Persönlich hilfreich empfand unsere Kollegin, dass sie zwar die
Befindlichkeit der Teilnehmer an ihrer Mimik erkennen und darauf reagieren
konnte, die Emotionen aber viel weniger „ansteckend“ waren, als dies ohne diese
räumliche Distanz möglich gewesen wäre. Eine Telefonkonferenz dagegen hätte
deutlich mehr Raum für Interpretationen gelassen, was in einer solchen Konfliktsituation
eher hinderlich gewesen wäre.
Perspektive
Die Welt der Online-Zusammenarbeit wird sicher nicht mehr auf den
Zustand vor der Corona-Krise zurückkehren. Als Wissens- und Büroarbeiter werden
wir uns mit Sicherheit auf hybride Formen der Zusammenarbeit einstellen müssen:
teilweise im Homeoffice, teilweise im Büro: unterschiedlich von Person zu Person,
abhängig von den eigenen Rahmenbedingungen und sozialen Bedürfnissen.

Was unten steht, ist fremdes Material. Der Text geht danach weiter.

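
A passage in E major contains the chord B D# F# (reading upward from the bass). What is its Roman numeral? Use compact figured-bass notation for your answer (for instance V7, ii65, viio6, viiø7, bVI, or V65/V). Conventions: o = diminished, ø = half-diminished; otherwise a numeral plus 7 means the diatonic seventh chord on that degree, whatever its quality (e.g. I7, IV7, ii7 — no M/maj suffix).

The pitches B-D#-F# form a major triad rooted on B.
B is scale degree 5 in E major, and a major triad on that degree is written V.

V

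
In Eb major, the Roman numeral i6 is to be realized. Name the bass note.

i in Eb major has root Eb; the chord is Eb-Gb-Bb.
The figure 6 means first inversion — the third is in the bass.

Gb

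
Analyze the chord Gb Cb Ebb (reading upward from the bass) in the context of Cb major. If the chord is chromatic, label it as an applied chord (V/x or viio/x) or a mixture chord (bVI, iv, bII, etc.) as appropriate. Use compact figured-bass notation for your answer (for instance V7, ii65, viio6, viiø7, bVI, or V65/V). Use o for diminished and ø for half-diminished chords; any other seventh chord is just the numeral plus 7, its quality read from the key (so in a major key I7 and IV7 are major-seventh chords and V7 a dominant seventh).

The pitches Cb-Ebb-Gb form a minor triad rooted on Cb.
Cb is the first degree of Cb major. This is the minor tonic, borrowed from the parallel minor.
With Gb in the bass the chord is in second inversion, so the figured bass is 64.

i64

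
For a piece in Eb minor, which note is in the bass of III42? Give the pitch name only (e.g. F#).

III in Eb minor has root Gb; the chord is Gb-Bb-Db-F.
The figure 42 means third inversion — the seventh is in the bass.

F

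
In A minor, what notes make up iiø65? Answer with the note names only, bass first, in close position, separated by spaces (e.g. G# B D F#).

D F A B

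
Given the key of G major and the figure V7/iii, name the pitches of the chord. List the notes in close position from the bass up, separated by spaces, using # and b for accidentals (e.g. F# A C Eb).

V7/iii is a secondary dominant — the dominant seventh of iii. iii in G major is B, so the applied chord's root is F#, a perfect fifth above.
Building a dominant seventh chord on F# gives F#-A#-C#-E.

F# A# C# E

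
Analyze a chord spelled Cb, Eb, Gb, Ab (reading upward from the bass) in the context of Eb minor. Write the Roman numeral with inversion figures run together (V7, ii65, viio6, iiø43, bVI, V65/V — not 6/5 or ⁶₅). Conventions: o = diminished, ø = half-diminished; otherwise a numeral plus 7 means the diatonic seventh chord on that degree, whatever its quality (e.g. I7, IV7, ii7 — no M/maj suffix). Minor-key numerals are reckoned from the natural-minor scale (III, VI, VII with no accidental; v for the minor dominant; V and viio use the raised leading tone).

iv65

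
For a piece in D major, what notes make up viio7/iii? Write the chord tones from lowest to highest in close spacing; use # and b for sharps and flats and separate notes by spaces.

E# G# B D

The slash marks an applied leading-tone chord: viio of iii. In D major, iii is F#, so the leading tone to it is E#, a half step below.
Building a fully diminished seventh chord on E# gives E#-G#-B-D.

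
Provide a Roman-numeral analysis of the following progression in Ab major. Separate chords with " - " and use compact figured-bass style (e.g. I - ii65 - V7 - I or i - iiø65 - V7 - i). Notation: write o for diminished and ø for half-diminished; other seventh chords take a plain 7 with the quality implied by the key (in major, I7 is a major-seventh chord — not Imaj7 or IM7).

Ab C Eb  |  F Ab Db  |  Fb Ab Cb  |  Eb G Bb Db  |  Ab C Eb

I - IV6 - bVI - V7 - I

Ab-C-Eb has root Ab, degree 1 in Ab major, so I.
F-Ab-Db: root Db is the subdominant; major triad there is IV6.
Fb-Ab-Cb is non-diatonic — bVI, a mixture chord from Ab minor.
Eb-G-Bb-Db: dominant seventh chord on Eb = scale degree 5 → V7.
Ab-C-Eb has root Ab, degree 1 in Ab major, so I.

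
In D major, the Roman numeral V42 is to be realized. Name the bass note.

V in D major has root A; the chord is A-C#-E-G.
The figure 42 means third inversion — the seventh is in the bass.

G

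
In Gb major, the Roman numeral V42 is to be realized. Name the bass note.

V in Gb major has root Db; the chord is Db-F-Ab-Cb.
The figure 42 means third inversion — the seventh is in the bass.

Cb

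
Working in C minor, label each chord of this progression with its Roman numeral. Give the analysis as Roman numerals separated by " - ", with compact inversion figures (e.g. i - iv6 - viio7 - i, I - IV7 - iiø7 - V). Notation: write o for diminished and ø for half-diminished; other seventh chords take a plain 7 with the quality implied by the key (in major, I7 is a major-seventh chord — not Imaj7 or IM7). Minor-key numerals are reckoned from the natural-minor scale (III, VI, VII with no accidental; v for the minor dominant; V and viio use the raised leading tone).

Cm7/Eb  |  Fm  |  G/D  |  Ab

Cm7/Eb has root C, degree 1 in C minor, so i65.
Fm has root F, degree 4 in C minor, so iv.
G/D: root G is the dominant; major triad there is V64.
Ab has root Ab, degree 6 in C minor, so VI.

i65 - iv - V64 - VI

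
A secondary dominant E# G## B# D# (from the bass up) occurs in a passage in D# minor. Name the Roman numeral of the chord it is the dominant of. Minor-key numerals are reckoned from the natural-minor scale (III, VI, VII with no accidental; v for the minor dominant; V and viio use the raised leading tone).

V

The chord is a dominant seventh chord on E#.
A dominant resolves down a perfect fifth: E# → A#. In D# minor, A# is scale degree 5, i.e. V.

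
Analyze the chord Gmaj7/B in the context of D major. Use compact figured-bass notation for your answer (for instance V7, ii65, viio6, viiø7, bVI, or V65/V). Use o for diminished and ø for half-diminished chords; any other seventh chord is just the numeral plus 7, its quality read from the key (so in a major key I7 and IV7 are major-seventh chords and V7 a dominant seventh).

Stacked in thirds the chord is G-B-D-F#: a major seventh chord on G.
G is scale degree 4 in D major, and a major seventh chord on that degree is written IV7.
With B in the bass the chord is in first inversion, so the figured bass is 65.

IV65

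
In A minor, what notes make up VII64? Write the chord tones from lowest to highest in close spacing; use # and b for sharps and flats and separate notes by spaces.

D G B

In A minor, the subtonic is G, and the diatonic chord built there is a major triad.
Stacking thirds from G gives G-B-D.
The figured bass 64 indicates second inversion, placing the fifth (D) in the bass: D-G-B.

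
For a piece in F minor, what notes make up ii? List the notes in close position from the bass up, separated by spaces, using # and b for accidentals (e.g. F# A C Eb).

Scale degree 2 in F minor is G; here the chord built on it is altered to a minor triad. ii is the minor supertonic, borrowed from the parallel major (the Dorian ii).
So the chord is G-Bb-D.

G Bb D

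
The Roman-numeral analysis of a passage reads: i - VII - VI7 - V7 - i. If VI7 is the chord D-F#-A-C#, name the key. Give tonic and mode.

F# minor

VI7 is given as D-F#-A-C# — a major seventh chord with root D.
Counting down 5 scale steps from D places the tonic on F#; a major seventh chord on degree 6 is diatonic only in minor.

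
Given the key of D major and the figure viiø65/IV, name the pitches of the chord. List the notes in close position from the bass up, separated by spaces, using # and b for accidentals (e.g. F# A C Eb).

A C E F#

viiø65/IV is a secondary leading-tone chord. The target IV is G in D major; the applied chord is rooted a semitone below, on F#.
Building a half-diminished seventh chord on F# gives F#-A-C-E.
The figured bass 65 indicates first inversion, placing the third (A) in the bass: A-C-E-F#.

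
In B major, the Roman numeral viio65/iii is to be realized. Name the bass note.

E#

The applied chord viio65/iii is rooted on C##: C##-E#-G#-B.
The figure 65 means first inversion — the third is in the bass.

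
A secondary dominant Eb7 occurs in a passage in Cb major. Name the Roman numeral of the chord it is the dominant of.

The chord is a dominant seventh chord on Eb.
A dominant resolves down a perfect fifth: Eb → Ab. In Cb major, Ab is scale degree 6, i.e. vi.

vi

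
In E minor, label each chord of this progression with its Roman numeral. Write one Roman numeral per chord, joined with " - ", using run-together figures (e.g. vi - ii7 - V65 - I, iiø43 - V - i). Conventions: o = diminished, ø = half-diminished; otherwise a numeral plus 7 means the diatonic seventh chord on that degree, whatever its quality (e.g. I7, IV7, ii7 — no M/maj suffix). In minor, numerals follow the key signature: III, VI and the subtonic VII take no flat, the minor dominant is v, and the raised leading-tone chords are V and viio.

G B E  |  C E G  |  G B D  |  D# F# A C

G-B-E: minor triad on E = scale degree 1 → i6.
C-E-G: root C is the submediant; major triad there is VI.
G-B-D: root G is the mediant; major triad there is III.
D#-F#-A-C: root D# is the leading tone; fully diminished seventh chord there is viio7.

i6 - VI - III - viio7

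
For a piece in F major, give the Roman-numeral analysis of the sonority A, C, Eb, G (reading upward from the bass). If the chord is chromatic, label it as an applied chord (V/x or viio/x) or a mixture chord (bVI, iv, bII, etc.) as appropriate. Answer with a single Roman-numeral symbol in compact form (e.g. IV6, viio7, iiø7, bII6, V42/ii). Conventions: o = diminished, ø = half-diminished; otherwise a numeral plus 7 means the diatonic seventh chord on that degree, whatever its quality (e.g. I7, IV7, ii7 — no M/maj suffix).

Stacked in thirds the chord is A-C-Eb-G: a half-diminished seventh chord on A.
A sits a half step below Bb (IV in F major); a diminished chord there is the applied leading-tone chord of IV.

viiø7/IV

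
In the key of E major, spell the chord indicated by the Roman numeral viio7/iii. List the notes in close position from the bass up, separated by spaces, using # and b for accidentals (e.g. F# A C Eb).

viio7/iii is a secondary leading-tone chord. The target iii is G# in E major; the applied chord is rooted a semitone below, on F##.
Building a fully diminished seventh chord on F## gives F##-A#-C#-E.

F## A# C# E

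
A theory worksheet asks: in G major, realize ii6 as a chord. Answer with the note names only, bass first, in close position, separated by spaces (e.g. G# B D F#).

In G major, the second degree is A, and the diatonic chord built there is a minor triad.
That chord is spelled A-C-E.
With the 6 figure the chord is in first inversion; from the bass C upward in close position it reads C-E-A.

C E A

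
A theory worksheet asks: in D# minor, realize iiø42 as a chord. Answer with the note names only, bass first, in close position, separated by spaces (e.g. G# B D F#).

The numeral's case and figure indicate a half-diminished seventh chord. In D# minor its root, scale degree 2, is E#.
That chord is spelled E#-G#-B-D#.
With the 42 figure the chord is in third inversion; from the bass D# upward in close position it reads D#-E#-G#-B.

D# E# G# B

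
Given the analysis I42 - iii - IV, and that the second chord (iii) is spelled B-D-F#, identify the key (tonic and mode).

The chord Bm is a minor triad rooted on B; its label is iii.
Counting down 2 scale steps from B places the tonic on G; a minor triad on degree 3 is diatonic only in major.

G major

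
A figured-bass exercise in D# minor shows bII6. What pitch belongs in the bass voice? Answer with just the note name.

bII in D# minor has root E; the chord is E-G#-B.
The figure 6 means first inversion — the third is in the bass.

G#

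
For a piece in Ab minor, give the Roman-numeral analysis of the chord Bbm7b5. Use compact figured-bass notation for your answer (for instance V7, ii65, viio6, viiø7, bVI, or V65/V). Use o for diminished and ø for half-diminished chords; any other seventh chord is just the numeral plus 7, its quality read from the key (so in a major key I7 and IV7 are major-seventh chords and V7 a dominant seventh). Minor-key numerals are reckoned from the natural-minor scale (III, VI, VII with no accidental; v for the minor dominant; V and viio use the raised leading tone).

iiø7

The pitches Bb-Db-Fb-Ab form a half-diminished seventh chord rooted on Bb.
Bb is scale degree 2 in Ab minor, and a half-diminished seventh chord on that degree is written iiø7.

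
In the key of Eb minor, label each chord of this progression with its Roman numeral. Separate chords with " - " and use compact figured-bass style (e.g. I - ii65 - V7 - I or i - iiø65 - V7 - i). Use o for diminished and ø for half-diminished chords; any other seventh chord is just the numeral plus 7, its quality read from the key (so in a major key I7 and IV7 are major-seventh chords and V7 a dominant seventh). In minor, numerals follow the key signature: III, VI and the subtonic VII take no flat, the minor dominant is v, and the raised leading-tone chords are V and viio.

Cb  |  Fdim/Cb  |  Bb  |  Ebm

Cb: root Cb is the submediant; major triad there is VI.
Fdim/Cb: root F is the supertonic; diminished triad there is iio64.
Bb: major triad on Bb = scale degree 5 → V.
Ebm: minor triad on Eb = scale degree 1 → i.

VI - iio64 - V - i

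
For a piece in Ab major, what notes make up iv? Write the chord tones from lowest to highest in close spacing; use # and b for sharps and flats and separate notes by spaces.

Db Fb Ab

Scale degree 4 in Ab major is Db; here the chord built on it is altered to a minor triad. iv is the minor subdominant, borrowed from the parallel minor.
So the chord is Db-Fb-Ab.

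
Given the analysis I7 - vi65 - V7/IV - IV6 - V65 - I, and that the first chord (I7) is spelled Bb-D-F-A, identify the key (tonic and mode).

Bb major

The chord Bbmaj7 is a major seventh chord rooted on Bb; its label is I7.
If Bb is scale degree 1 and the mode makes that degree carry a major seventh chord, the tonic is Bb and the mode is major.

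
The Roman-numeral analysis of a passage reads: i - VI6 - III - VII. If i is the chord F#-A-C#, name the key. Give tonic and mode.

i is given as F#-A-C# — a minor triad with root F#.
If F# is scale degree 1 and the mode makes that degree carry a minor triad, the tonic is F# and the mode is minor.

F# minor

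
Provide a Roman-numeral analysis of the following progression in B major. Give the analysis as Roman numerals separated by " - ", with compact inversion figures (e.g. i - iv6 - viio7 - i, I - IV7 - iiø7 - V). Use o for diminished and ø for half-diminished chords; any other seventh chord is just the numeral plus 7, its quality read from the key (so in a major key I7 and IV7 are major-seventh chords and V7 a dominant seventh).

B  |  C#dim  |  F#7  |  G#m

I - iio - V7 - vi

B: major triad on B = scale degree 1 → I.
C#dim: diminished triad on C# — chromatic; iio (borrowed from the parallel minor).
F#7 has root F#, degree 5 in B major, so V7.
G#m has root G#, degree 6 in B major, so vi.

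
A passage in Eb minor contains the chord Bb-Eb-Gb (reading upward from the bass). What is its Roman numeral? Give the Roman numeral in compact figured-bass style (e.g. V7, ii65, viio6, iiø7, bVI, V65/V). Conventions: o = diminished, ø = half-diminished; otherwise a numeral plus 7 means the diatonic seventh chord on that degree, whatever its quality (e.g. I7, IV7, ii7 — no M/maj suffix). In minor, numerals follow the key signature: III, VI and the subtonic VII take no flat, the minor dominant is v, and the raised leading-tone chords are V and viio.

i64

Stacked in thirds the chord is Eb-Gb-Bb: a minor triad on Eb.
In Eb minor, Eb is the tonic; the diatonic minor triad there is i.
With Bb in the bass the chord is in second inversion, so the figured bass is 64.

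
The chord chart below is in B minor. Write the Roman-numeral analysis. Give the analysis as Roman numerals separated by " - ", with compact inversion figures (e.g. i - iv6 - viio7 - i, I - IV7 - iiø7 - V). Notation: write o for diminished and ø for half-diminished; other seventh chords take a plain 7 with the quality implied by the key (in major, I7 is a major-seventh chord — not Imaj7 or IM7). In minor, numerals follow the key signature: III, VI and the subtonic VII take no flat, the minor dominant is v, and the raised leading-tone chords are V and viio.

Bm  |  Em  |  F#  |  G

Bm has root B, degree 1 in B minor, so i.
Em has root E, degree 4 in B minor, so iv.
F#: root F# is the dominant; major triad there is V.
G: major triad on G = scale degree 6 → VI.

i - iv - V - VI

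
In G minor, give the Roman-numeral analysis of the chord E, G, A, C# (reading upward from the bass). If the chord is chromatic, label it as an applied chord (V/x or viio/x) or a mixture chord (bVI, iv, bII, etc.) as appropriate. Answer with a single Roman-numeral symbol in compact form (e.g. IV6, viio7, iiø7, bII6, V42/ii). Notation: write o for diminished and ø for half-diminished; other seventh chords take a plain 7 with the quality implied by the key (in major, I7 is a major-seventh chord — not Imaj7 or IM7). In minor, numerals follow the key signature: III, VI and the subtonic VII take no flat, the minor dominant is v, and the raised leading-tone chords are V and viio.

V43/V

The pitches A-C#-E-G form a dominant seventh chord rooted on A.
A is not a diatonic chord root with this quality in G minor, but it lies a perfect fifth above D (V), so the chord functions as an applied dominant of V.
With E in the bass the chord is in second inversion, so the figured bass is 43.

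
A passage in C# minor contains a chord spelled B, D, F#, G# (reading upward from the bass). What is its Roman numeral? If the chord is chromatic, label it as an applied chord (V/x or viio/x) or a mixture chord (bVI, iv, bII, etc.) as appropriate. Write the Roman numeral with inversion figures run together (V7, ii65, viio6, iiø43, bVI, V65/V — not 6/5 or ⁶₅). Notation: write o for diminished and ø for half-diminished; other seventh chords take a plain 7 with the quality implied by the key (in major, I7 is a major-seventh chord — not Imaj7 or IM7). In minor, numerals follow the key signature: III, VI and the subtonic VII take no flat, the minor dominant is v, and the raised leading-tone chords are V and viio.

The pitches G#-B-D-F# form a half-diminished seventh chord rooted on G#.
G# sits a half step below A (VI in C# minor); a diminished chord there is the applied leading-tone chord of VI.
With B in the bass the chord is in first inversion, so the figured bass is 65.

viiø65/VI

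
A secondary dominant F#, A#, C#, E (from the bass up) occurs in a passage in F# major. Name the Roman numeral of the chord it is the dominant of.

The chord is a dominant seventh chord on F#.
A dominant resolves down a perfect fifth: F# → B. In F# major, B is scale degree 4, i.e. IV.

IV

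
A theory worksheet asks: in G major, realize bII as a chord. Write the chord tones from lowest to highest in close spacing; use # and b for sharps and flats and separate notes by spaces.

Ab C Eb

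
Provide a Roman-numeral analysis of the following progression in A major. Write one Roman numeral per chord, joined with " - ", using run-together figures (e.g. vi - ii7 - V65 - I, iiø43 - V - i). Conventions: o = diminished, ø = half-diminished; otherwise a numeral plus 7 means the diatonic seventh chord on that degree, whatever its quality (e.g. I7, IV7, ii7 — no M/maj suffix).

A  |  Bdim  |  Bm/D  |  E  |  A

I - iio - ii6 - V - I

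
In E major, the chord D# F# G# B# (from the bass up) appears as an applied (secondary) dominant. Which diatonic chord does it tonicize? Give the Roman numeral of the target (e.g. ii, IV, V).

vi

The chord is a dominant seventh chord on G#.
A dominant resolves down a perfect fifth: G# → C#. In E major, C# is scale degree 6, i.e. vi.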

Jetzt liegt es an uns, diesen Zustand zu umarmen und ihn zur
Gestaltung einer positiven Zukunft zu nutzen. Dazu werden wir unsere Methoden der
Moderation auch im virtuellen Raum weiter entwickeln und Prozesse der Online-Zusammenarbeit
von Monat zu Monat professionalisieren.
Unserer Erfahrung nach, sind wir als Gesellschaft gerade dabei zu
entdecken, welche neuen Chancen und besonderen Mehrwert uns virtuelle Meetings
liefern können. Sie bieten eine Menge Raum für die aktive und bewusste
Gestaltung der Remote-Zusammenarbeit, sodass sie in sehr kurzer Zeit eine
wertvolle Ergänzung von Live-Veranstaltungen und Workshops werden können, die
weit über eine einfache Videokonferenz hinausgehen.